日本帝国主義は単一の国民国家を破砕した。国土どころか言葉を奪い、創氏改名すら強制した。日本の敗戦で生じた空白は、米ソの統治で埋める他なかった。
民衆による統一国家再建の機運は高まったが、植民地統治が育てた「親日」勢力が済州島弾圧などで抑えつけ、一方で米ソの駆引きは統一を困難にし、ついに朝鮮戦争という民族同胞が殺戮し合う悲劇につながった。
朝鮮特需で大儲け
朝鮮戦争の死者数は未だに詳細が不明だ。兵士だけでも米軍・南朝鮮軍で40万人、中国軍・北朝鮮軍で40万人、民間人は200万〜500万人と推測されている。そして「離散家族」が今なお1000万人という。
朝鮮戦争で日本は米軍の兵站基地として基地と物資と労力を提供、企業は特需でぼろ儲け、戦後「高度経済成長」は朝鮮民衆の血を吸って生み出された。
さらに1965年の日韓条約は、南北となすべき戦後処理を韓国とだけ強行し、当時の親米反北政権とはした金で済ませ、南北分断の固定化に加担し、民衆の対日賠償請求の責任から逃れ、軍隊「慰安婦」らの怒りを買って今日に至っている。
南北の自主的平和的統一は半島民衆の悲願であり、韓国では金大中政権など度々その努力が続けられてきた。

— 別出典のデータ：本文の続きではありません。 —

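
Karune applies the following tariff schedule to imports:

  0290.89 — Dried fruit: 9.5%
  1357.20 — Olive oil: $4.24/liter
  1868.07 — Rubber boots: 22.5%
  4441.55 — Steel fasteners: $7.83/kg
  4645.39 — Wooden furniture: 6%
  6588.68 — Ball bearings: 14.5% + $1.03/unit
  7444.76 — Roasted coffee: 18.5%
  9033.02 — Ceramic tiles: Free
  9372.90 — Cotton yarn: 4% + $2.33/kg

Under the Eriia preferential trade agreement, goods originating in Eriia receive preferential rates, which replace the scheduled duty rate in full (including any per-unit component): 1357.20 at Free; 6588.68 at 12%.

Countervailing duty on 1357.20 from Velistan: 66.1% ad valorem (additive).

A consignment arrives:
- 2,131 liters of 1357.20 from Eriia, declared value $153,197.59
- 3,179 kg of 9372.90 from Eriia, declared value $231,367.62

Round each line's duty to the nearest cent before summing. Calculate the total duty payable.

$16,661.77

Line 1 (1357.20, Eriia, 2,131 liters, $153,197.59):
Base rate for 1357.20 is $4.24/liter.
Origin Eriia qualifies under the Karune–Eriia agreement and 1357.20 is covered: preferential rate Free applies instead.
The additional-duty order on 1357.20 targets Velistan, not Eriia; it does not apply.
Duty = $153,197.59 × 0% = $0.00.
Line 2 (9372.90, Eriia, 3,179 kg, $231,367.62):
Base rate for 9372.90 is 4% + $2.33/kg.
Origin Eriia is the FTA partner but 9372.90 is not on the preference list; base rate stands.
Duty = $231,367.62 × 4% + 3,179 × $2.33 = $16,661.77.
Total = $0.00 + $16,661.77 = $16,661.77.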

しかし米日政権と韓国保守政権はその足を引っ張り、一進一退を繰り返してきたが、4月の南北首脳による「板門店宣言」で年内の「終戦宣言」で合意した。
加害の再確認こそ
「終戦宣言」が朝鮮の核だけでなく、半島全体の非核化と一体であることは言うまでもない。それだけに米朝協議は紆余曲折を経るであろうし、簡単でないのは当然だ。しかし、半島民衆の平和統一への切望が文在寅政権を支えている限り、危機を再燃させる愚行はありえない。
日本が側面からなすべきことは、明確である。核兵器禁止条約を批准し非核化への説得力を持つこと、世界が懸念するプルトニウムを処分し脱原発を急ぐこと、平和の本気度を示すために9条改憲をやめ、そして日朝国交回復と戦後補償を急ぐことだ。
これが、「戦後」を終わらせることである。73年目の8・15は、加害者として朝鮮半島に思いをはせ、その責任を再確認すべき機会だ。